As Dr Theodore Mommsen[183] has laid down certain propositions in reference to inter-relations in value of the metals at Rome, which were generally received until a very recent period, when Mr Soutzo[184], in a clever brochure, put forward views of a widely different character which have met with the approval of some competent critics, and as the matter is still sub judice, I think it best, after briefly giving the historical evidence for the value of cattle, to give the views of both these writers.

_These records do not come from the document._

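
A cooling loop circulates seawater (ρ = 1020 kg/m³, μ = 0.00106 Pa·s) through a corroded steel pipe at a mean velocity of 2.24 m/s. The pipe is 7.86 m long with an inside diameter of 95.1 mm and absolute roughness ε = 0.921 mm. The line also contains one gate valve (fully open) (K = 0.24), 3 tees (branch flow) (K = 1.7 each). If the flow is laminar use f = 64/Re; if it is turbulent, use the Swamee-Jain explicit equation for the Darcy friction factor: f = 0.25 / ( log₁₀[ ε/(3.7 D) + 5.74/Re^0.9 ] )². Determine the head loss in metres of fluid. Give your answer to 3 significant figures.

Reynolds number Re = ρVD/μ = 1020 · 2.24 · 0.0951 / 0.00106 = 2.05e+05.
Re > 4000 → turbulent. Relative roughness ε/D = 0.000921/0.0951 = 0.00968. Swamee-Jain: f = 0.25/(log₁₀[0.00968/3.7 + 5.74/2.05e+05^0.9])² = 0.25/(log₁₀[0.00262 + 9.51e-05])² = 0.25/(-2.567)² = 0.03795.
Total minor-loss coefficient ΣK = 1·0.24 + 3·1.7 = 5.34.
ΔP = [f·L/D + ΣK]·(ρV²/2) = [0.03795·7.86/0.0951 + 5.34]·(1020·2.24²/2) = [3.137 + 5.34]·2559 = 2.169e+04 Pa.
Head loss h_f = ΔP/(ρg) = 2.169e+04/(1020·9.81) = 2.17 m.

h_f ≈ 2.17 m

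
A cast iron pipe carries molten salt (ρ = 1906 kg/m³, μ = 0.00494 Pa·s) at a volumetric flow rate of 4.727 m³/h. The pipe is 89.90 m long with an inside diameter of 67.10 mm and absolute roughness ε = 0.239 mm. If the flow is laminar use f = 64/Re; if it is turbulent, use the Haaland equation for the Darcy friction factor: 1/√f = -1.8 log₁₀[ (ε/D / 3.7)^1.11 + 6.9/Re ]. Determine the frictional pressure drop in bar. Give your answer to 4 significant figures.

ΔP ≈ 0.06315 bar

Q = 4.727 m³/h = 4.727/3600 = 0.001313 m³/s.
Cross-sectional area A = πD²/4 = π(0.0671)²/4 = 0.003536 m²; mean velocity V = Q/A = 0.001313/0.003536 = 0.3713 m/s.
Reynolds number Re = ρVD/μ = 1906 · 0.3713 · 0.0671 / 0.00494 = 9613.
Re > 4000 → turbulent. Relative roughness ε/D = 0.000239/0.0671 = 0.00356. Haaland: 1/√f = -1.8 log₁₀[(0.00356/3.7)^1.11 + 6.9/9613] = -1.8 log₁₀[0.000448 + 0.000718] = 5.28, so f = 0.03587.
Darcy-Weisbach: ΔP = f(L/D)(ρV²/2) = 0.03587·(89.9/0.0671)·(1906·0.3713²/2) = 0.03587·1340·131.4 = 6315 Pa.
ΔP = 6315 Pa = 0.06315 bar.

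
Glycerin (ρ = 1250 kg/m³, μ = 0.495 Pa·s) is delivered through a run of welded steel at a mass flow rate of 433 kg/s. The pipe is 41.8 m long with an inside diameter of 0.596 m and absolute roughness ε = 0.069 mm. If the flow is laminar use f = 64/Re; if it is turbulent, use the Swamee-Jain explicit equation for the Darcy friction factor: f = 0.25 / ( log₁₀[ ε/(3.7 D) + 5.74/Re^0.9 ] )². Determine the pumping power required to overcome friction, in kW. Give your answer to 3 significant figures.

P ≈ 0.802 kW

A = πD²/4 = π(0.596)²/4 = 0.279 m²; mean velocity V = ṁ/(ρA) = 433/(1250 · 0.279) = 1.242 m/s.
Reynolds number Re = ρVD/μ = 1250 · 1.242 · 0.596 / 0.495 = 1869.
Re < 2300 → laminar flow, so f = 64/Re = 64/1869 = 0.03425 (the turbulent correlation is not needed).
Darcy-Weisbach: ΔP = f(L/D)(ρV²/2) = 0.03425·(41.8/0.596)·(1250·1.242²/2) = 0.03425·70.13·963.5 = 2314 Pa.
Q = ṁ/ρ = 433/1250 = 0.3464 m³/s.
Pumping power P = QΔP = 0.3464·2314 = 801.7 W = 0.802 kW.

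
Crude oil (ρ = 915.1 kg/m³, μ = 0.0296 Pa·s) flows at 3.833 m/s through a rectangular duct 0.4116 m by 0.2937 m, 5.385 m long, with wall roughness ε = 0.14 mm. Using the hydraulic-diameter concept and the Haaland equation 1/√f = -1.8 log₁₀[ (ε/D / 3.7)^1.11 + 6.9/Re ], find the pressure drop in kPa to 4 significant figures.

ΔP ≈ 2.411 kPa

Hydraulic diameter D_h = 4A/P = 4·(0.4116·0.2937)/(2·(0.4116+0.2937)) = 0.4835/1.411 = 0.3428 m.
Re = ρVD_h/μ = 915.1·3.833·0.3428/0.0296 = 4.062e+04.
ε/D_h = 0.00014/0.3428 = 0.000408; Haaland gives 1/√f = -1.8 log₁₀[4.05e-05+0.00017] = 6.619, so f = 0.02283.
ΔP = f(L/D_h)(ρV²/2) = 0.02283·5.385/0.3428·6722 = 2411 Pa.
ΔP = 2.411 kPa.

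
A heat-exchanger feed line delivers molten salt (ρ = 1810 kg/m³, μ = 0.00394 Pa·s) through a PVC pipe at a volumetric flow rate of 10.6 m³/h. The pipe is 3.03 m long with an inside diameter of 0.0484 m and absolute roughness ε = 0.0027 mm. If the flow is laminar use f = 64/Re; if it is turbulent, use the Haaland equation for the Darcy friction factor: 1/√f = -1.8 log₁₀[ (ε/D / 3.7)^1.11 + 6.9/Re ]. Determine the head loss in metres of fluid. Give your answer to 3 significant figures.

h_f ≈ 0.184 m

Q = 10.6 m³/h = 10.6/3600 = 0.002944 m³/s.
Cross-sectional area A = πD²/4 = π(0.0484)²/4 = 0.00184 m²; mean velocity V = Q/A = 0.002944/0.00184 = 1.6 m/s.
Reynolds number Re = ρVD/μ = 1810 · 1.6 · 0.0484 / 0.00394 = 3.558e+04.
Re > 4000 → turbulent. Relative roughness ε/D = 2.7e-06/0.0484 = 5.58e-05. Haaland: 1/√f = -1.8 log₁₀[(5.58e-05/3.7)^1.11 + 6.9/3.558e+04] = -1.8 log₁₀[4.45e-06 + 0.000194] = 6.665, so f = 0.02251.
Darcy-Weisbach: ΔP = f(L/D)(ρV²/2) = 0.02251·(3.03/0.0484)·(1810·1.6²/2) = 0.02251·62.6·2318 = 3267 Pa.
Head loss h_f = ΔP/(ρg) = 3267/(1810·9.81) = 0.184 m.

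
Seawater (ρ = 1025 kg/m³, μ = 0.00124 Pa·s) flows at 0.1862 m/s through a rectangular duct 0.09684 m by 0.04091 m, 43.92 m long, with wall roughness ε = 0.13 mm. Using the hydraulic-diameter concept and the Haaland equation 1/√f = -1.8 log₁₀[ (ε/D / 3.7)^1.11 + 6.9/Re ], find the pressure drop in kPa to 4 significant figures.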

The Law known as Aternia Tarpeia (451 B.C.) dealt with questions of penalties; certain notices of it fortunately preserve for us some valuable material. Cicero[185] says, “Likewise popular was the measure brought forward at the Comitia Centuriata in the fifty-fourth year after the first consuls (451 B.C.) by the consuls Sp. Tarpeius and A. Aternius concerning the amount of the penalty.” To the same law Dionysius of Halicarnassus refers[186]: “They ratified a law in the Centuriate Assembly in order that all the magistrates might have the power of inflicting punishment on those who were disorderly or acted illegally in reference to their own jurisdiction. For till then not all the magistrates had the power, but only the Consuls. But they did not leave the penalty in their own hands to fix as much as they pleased, but they themselves defined the amount, having appointed as a maximum limit of penalty two oxen and thirty sheep. And this law continued to be kept in force by the Romans for a long time.” Festus (s.v. Peculatus p. 237 ed. Müller) says: “Peculation (peculatus), as a name for public theft, was derived from pecus ‘cattle,’ because that was the earliest kind of fraud, and before the coining of copper or silver the heaviest penalty for crimes was one of two sheep and thirty oxen. That law was enacted by the Consuls T. Menenius Lanatus and P. Sestius Capitolinus. As regards which cattle, after the Roman people began to use coined money, it was provided by the Tarpeian Law that an ox should be reckoned at 100 asses, a sheep at 10 asses.”
Again Aulus Gellius[187] has a curious notice, too long to quote in full, which ends “on that account afterwards by the Aternian Law ten asses were appointed for each sheep, one hundred for each ox.”